A study of HIV-infected patients in Baltimore, Maryland, revealed that individuals seropositive for hepatitis C had similar clinical outcome measures when treated with antiretroviral drug regimens compared to seronegative patients. These findings will be presented at a July 6 press conference at the XIV International AIDS Conference being held in Barcelona, Spain, July 7-12, 2002.
Scientists from the Johns Hopkins University School of Medicine followed almost 2,000 HIV-infected patients, nearly half of whom had exposure to hepatitis C, for at least two years. They observed that exposure to hepatitis C did not increase risk of death, accelerate progression to AIDS, or affect immune reconstitution following exposure to highly active antiretroviral therapy (HAART).
A notable difference between patients with both HIV infection and hepatitis C seropositivity and those with HIV infection alone was that the hepatitis C-seropositive patients were less likely to have been prescribed antiretroviral therapy. It was in this group that relatively high incidences of AIDS and death were observed. No differences were seen in survival rates or decline in CD4 cell count between the hepatitis C-seropositive patients who received antiretroviral therapy and HIV-infected patients who received antiretroviral therapy.
Dr. Glen R. Hanson, NIDA Acting Director, says, "In the United States and Europe, it is estimated that one-in-three of HIV-infected persons are also infected with hepatitis C and many of them are injection drug users. Research needs to continue to determine best approaches to treating those who are coinfected with HIV and hepatitis C."

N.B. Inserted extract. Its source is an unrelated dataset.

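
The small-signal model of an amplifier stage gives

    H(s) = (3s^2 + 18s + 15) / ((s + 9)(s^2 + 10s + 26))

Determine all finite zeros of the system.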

Dr. Mark S. Sulkowski, head of the Hopkins team that conducted the study, explains that physicians may be less likely to prescribe aggressive antiretroviral therapy to hepatitis C-and HIV coinfected patients because these individuals are thought to be more likely to develop liver complications from antiretroviral medications.
Patients were enrolled in the study between January 1995 and January 2001. All were HIV seropositive, but without an AIDS diagnosis at the time they entered the study. The patients had clinic visits and laboratory evaluations performed at regular intervals. Patients who were prescribed antiretroviral therapy were seen four weeks after starting treatment, and then every 12 weeks. The subjects' CD4 cell count was compared at 1-years, 2-years, and 3-years following the initiation of antiretroviral therapy.
Of the 1,995 HIV-infected patients eligible for the study, 873 (44.6 percent) had hepatitis C seropositivity. This group was older, more likely to be African-American, and to use or have used injection drugs than those without exposure to hepatitis C.
During the study, 1,199 patients were prescribed antiretroviral therapy. Slightly more than half (54 percent) of the hepatitis C-seropositive patients and 67 percent of the hepatitis C-uninfected patients were prescribed antiretroviral therapy. In a group of 429 hepatitis C-seropositive patients who entered the study with baseline CD4 cell counts between 50 and 200 cells/mm, there was an increased risk of death. However, researchers found that hepatitis C seropositivity was not independently associated with CD4 cell decline or patient death, after differences in exposure to effective antiretroviral therapy among hepatitis C-exposed and unexposed patients were taken into account.
The study, which was supported by the National Institute on Drug Abuse, will be published in the July 10, 2002 issue of the Journal of the American Medical Association.